Sara Baartman, a South African Khoisan woman, was captured as a slave in 1810 and shipped to London where she was displayed as a scientific curiosity to audiences around Europe, where she died.
As a result of an international campaign by President Nelson Mandela, Sara’s remains were finally returned and laid to rest in 2002 at her birthplace near the Gamtoos River Valley in the Eastern Cape.

The Sara Baartman Memorial Centre, located opposite the burial site, will serve to commemorate her life, and to symbolise the reaffirmation of a culture of human rights, the dignity of women, and the dignity of the marginalised Khoisan people. Our brief was to design a memorial museum that sensitively tells Sara’s story, accurately reflects the Khoisan culture and entices visitors to experience the Khoisan’s mythologies and world view.

Moving away from the traditionally introverted museum box, the centre is designed as a series of gardens interwoven with the surrounding landscape, separated by tall rock walls. The centre is designed as part of the landscape, to reflect the Khoisan people’s close connection to the earth and their awareness of the natural universe.

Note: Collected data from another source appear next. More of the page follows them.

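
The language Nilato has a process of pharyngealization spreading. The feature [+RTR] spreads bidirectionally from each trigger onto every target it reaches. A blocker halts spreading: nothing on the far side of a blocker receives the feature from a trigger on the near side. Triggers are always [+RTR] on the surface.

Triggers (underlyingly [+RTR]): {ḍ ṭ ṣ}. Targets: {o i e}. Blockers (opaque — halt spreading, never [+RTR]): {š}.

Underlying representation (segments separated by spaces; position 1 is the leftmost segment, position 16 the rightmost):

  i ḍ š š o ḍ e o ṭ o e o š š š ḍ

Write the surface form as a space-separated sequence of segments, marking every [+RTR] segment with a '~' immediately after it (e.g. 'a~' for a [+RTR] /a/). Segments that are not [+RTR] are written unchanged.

i~ ḍ~ š š o~ ḍ~ e~ o~ ṭ~ o~ e~ o~ š š š ḍ~

From /ḍ/ at 2 rightward: 3 /š/ blocks.
From /ḍ/ at 2 leftward: 1 /i/ → [+RTR]; word edge.
From /ḍ/ at 6 rightward: 7 /e/ → [+RTR]; 8 /o/ → [+RTR]; 9 /ṭ/ is itself a trigger — this domain ends here.
From /ḍ/ at 6 leftward: 5 /o/ → [+RTR]; 4 /š/ blocks.
From /ṭ/ at 9 rightward: 10 /o/ → [+RTR]; 11 /e/ → [+RTR]; 12 /o/ → [+RTR]; 13 /š/ blocks.
From /ṭ/ at 9 leftward: 8 /o/ → [+RTR]; 7 /e/ → [+RTR]; 6 /ḍ/ is itself a trigger — this domain ends here.
From /ḍ/ at 16 rightward: word edge.
From /ḍ/ at 16 leftward: 15 /š/ blocks.
[+RTR] positions on the surface: 1 2 5 6 7 8 9 10 11 12 16.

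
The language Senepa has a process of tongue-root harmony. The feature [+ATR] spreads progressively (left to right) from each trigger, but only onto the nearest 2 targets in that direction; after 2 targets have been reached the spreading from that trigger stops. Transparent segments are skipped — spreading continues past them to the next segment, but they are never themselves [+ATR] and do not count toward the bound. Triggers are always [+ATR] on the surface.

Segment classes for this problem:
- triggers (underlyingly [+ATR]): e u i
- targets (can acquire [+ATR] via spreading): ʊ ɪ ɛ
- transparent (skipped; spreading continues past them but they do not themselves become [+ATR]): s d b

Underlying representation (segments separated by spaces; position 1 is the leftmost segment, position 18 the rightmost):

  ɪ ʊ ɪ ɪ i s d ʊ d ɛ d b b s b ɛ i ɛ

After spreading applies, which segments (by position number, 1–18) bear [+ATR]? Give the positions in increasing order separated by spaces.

5 8 10 17 18

From /i/ at 5 rightward: 6 /s/ transparent; 7 /d/ transparent; 8 /ʊ/ → [+ATR]; 9 /d/ transparent; 10 /ɛ/ → [+ATR]; bound reached.
From /i/ at 17 rightward: 18 /ɛ/ → [+ATR]; word edge.
Targets with no active source: positions 1 2 3 4 16 stay [-ATR].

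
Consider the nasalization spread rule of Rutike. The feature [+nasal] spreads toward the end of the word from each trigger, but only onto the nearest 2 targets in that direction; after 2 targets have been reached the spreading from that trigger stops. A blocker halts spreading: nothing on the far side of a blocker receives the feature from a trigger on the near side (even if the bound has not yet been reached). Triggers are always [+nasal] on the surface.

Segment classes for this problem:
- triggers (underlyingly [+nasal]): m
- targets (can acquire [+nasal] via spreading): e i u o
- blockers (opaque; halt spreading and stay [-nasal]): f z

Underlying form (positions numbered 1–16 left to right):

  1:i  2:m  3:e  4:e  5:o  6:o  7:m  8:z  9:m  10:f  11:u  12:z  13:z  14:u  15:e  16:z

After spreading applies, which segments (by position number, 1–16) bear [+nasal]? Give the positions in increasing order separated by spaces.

From /m/ at 2 rightward: 3 /e/ → [+nasal]; 4 /e/ → [+nasal]; bound reached.
From /m/ at 7 rightward: 8 /z/ blocks.
From /m/ at 9 rightward: 10 /f/ blocks.
Targets with no active source: positions 1 5 6 11 14 15 stay [-nasal].

2 3 4 7 9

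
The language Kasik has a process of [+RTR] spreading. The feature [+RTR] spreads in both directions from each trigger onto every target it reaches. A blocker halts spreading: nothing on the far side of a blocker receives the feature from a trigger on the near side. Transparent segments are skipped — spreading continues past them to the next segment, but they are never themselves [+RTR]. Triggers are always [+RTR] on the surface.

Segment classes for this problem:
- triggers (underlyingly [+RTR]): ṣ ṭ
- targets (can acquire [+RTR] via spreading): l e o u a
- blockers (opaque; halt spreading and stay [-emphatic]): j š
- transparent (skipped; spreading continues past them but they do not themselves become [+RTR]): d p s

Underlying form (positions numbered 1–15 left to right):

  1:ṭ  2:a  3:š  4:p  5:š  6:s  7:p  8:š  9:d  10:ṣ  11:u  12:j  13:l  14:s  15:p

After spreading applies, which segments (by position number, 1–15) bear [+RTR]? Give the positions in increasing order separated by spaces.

1 2 10 11

From /ṭ/ at 1 rightward: 2 /a/ → [+RTR]; 3 /š/ blocks.
From /ṭ/ at 1 leftward: word edge.
From /ṣ/ at 10 rightward: 11 /u/ → [+RTR]; 12 /j/ blocks.
From /ṣ/ at 10 leftward: 9 /d/ transparent; 8 /š/ blocks.
Target with no active source: position 13 stays [-emphatic].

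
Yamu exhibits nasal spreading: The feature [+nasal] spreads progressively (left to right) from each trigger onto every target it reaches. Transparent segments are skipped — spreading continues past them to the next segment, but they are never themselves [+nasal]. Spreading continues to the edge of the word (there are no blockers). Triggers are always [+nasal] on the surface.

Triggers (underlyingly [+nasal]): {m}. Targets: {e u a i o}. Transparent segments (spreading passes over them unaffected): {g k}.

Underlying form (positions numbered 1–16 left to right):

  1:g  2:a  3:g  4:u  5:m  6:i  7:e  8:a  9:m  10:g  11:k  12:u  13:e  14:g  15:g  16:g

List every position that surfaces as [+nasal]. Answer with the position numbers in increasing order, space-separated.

5 6 7 8 9 12 13

From /m/ at 5 rightward: 6 /i/ → [+nasal]; 7 /e/ → [+nasal]; 8 /a/ → [+nasal]; 9 /m/ is itself a trigger — this domain ends here.
From /m/ at 9 rightward: 10 /g/ transparent; 11 /k/ transparent; 12 /u/ → [+nasal]; 13 /e/ → [+nasal]; 14 /g/ transparent; 15 /g/ transparent; 16 /g/ transparent; word edge.
Targets with no active source: positions 2 4 stay [-nasal].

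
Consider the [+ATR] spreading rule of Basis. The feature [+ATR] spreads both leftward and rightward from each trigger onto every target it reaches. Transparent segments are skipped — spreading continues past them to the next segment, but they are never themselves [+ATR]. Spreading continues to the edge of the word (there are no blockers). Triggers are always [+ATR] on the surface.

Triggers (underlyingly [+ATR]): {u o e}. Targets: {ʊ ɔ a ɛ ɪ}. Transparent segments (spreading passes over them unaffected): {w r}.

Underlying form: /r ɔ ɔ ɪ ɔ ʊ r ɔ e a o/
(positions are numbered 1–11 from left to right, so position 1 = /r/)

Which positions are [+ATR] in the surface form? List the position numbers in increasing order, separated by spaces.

From /e/ at 9 rightward: 10 /a/ → [+ATR]; 11 /o/ is itself a trigger — this domain ends here.
From /e/ at 9 leftward: 8 /ɔ/ → [+ATR]; 7 /r/ transparent; 6 /ʊ/ → [+ATR]; 5 /ɔ/ → [+ATR]; 4 /ɪ/ → [+ATR]; 3 /ɔ/ → [+ATR]; 2 /ɔ/ → [+ATR]; 1 /r/ transparent; word edge.
From /o/ at 11 rightward: word edge.
From /o/ at 11 leftward: 10 /a/ → [+ATR]; 9 /e/ is itself a trigger — this domain ends here.

2 3 4 5 6 8 9 10 11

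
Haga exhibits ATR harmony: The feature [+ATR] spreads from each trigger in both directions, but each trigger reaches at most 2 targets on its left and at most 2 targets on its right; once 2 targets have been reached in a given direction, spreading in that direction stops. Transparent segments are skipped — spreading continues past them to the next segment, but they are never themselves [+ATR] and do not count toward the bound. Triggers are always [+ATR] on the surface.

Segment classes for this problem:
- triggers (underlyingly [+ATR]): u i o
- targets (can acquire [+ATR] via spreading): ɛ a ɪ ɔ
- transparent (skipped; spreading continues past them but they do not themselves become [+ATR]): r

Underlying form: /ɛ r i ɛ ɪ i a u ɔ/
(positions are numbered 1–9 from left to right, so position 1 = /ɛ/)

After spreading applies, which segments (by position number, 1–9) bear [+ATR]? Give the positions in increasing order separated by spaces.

1 3 4 5 6 7 8 9

From /i/ at 3 rightward: 4 /ɛ/ → [+ATR]; 5 /ɪ/ → [+ATR]; bound reached.
From /i/ at 3 leftward: 2 /r/ transparent; 1 /ɛ/ → [+ATR]; word edge.
From /i/ at 6 rightward: 7 /a/ → [+ATR]; 8 /u/ is itself a trigger — this domain ends here.
From /i/ at 6 leftward: 5 /ɪ/ → [+ATR]; 4 /ɛ/ → [+ATR]; bound reached.
From /u/ at 8 rightward: 9 /ɔ/ → [+ATR]; word edge.
From /u/ at 8 leftward: 7 /a/ → [+ATR]; 6 /i/ is itself a trigger — this domain ends here.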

The tall rock walls follow the curving topographical contours of the site, tracing a reference to the rock formation and canyons where many Khoisan rock paintings are found. Visitors follow a journey through the rock canyons and lush gardens which are partly exposed to the elements. This was deliberately designed so that visitors can experience the open space and night sky which was Sara Barman’s world before her captivity.

The Memorial Centre’s primitive design highlights the Khoisan people’s prehistoric hunter-gatherer existence, evoking powerful and mystical images of other sacred places such as Stonehenge and the Mayan ruins.